My mother started each class by having her students sing the Japanese national anthem before a portrait of Emperor Hirohito, spiffy in his uniform, sitting astride his white horse, Shirayuki. (This probably wasn’t much different than Helen going to Chinese-language school and singing the Republic of China’s anthem to a photo of Dr. Sun Yatsen.) Mom taught class like we were in Japan, stressing single-minded loyalty to our superiors: parents, teachers, anyone older, and, of course, the emperor. The greatest virtues, she told us, were sincerity, loyalty, and obedience. (This couldn’t have been all that off the mark from what Helen had learned through her sayings.) My mother educated us about Japan and China’s first altercation, back in 663, and taught us that Japan had retaliated with a long chain of invasions that continued to today. (Helen had probably learned the yin-yang version, in which the Japanese were always the villains.) What I’m saying is, we all follow traditions that we believe are right and just, but there are two sides to every story. Still, when I called last year’s rape of Nanking a war crime, my mother slapped me and said, “That didn’t happen! People made that up!” And then she called me an ungrateful daughter, as though that were more evil than raping and killing thousands of innocent women in China.

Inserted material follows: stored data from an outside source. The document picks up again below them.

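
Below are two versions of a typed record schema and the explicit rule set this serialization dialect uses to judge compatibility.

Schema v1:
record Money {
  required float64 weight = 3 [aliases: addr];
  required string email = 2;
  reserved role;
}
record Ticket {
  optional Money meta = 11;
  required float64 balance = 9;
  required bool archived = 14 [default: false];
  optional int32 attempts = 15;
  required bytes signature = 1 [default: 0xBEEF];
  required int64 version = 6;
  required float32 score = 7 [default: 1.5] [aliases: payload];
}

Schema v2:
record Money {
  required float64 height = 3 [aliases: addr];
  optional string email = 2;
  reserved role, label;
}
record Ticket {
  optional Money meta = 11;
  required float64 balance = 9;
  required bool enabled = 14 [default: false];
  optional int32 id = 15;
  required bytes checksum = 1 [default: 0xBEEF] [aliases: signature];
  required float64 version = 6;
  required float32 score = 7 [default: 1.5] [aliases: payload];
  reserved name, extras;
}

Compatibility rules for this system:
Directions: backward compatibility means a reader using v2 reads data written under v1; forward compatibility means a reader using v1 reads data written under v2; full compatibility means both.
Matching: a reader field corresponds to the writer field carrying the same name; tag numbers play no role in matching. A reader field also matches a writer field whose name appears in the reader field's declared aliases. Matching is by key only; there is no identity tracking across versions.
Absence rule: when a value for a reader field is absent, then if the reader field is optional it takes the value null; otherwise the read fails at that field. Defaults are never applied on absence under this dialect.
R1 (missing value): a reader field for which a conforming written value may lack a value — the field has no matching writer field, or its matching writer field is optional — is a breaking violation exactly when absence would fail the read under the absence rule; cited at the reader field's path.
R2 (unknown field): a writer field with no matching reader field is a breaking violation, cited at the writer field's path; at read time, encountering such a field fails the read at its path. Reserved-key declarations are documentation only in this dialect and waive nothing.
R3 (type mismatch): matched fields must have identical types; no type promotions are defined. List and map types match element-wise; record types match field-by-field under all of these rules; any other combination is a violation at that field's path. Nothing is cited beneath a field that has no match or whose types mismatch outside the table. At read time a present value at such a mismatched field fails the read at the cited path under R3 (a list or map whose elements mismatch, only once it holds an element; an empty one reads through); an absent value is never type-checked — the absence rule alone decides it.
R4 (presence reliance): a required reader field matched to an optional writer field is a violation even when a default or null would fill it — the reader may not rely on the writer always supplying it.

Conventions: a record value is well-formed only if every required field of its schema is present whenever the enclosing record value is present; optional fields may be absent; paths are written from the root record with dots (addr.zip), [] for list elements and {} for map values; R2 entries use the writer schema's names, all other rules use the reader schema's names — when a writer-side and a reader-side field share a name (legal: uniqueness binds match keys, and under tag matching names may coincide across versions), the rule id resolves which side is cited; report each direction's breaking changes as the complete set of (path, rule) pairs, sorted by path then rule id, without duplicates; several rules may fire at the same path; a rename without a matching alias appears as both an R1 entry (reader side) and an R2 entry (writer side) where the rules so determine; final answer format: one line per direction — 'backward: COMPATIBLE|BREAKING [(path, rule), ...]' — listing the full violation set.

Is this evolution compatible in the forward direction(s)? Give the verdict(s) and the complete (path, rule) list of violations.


arrows below run writer -> reader for Ticket
forward on Ticket — v1 reading data written by v2:
  meta: Money -> Money, writer optional; from meta
  balance: float64 -> float64, writer required; from balance
  no writer field matches reader archived
  no writer field matches reader attempts
  no writer field matches reader signature
  version: float64 -> int64, writer required; from version
  score: float32 -> float32, writer required; from score
  writer field enabled has no reader counterpart
  writer field id has no reader counterpart
  writer field checksum has no reader counterpart
  no writer field matches reader meta.weight
  meta.email: string -> string, writer optional; from meta.email
  writer field meta.height has no reader counterpart
  R1 fires at archived
  R2 fires at checksum
  R2 fires at enabled
  R2 fires at id
  R1 fires at meta.email
  R4 fires at meta.email
  R2 fires at meta.height
  R1 fires at meta.weight
  R1 fires at signature
  R3 fires at version
  forward on Ticket therefore BREAKING (10)

forward: BREAKING [(archived, R1), (checksum, R2), (enabled, R2), (id, R2), (meta.email, R1), (meta.email, R4), (meta.height, R2), (meta.weight, R1), (signature, R1), (version, R3)]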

“I’m not ungrateful or unpatriotic,” I fought back. “I love America, and I believe in peace.”
“The emperor believes in peace too,” Mom said. “He cries for the other countries in Asia that have been crushed beneath the boot of Western imperialism. The Japanese will help our less fortunate brothers and sisters in Manchuria, China, and Korea. This is a time of Friendship, Cooperation, and Co-prosperity.”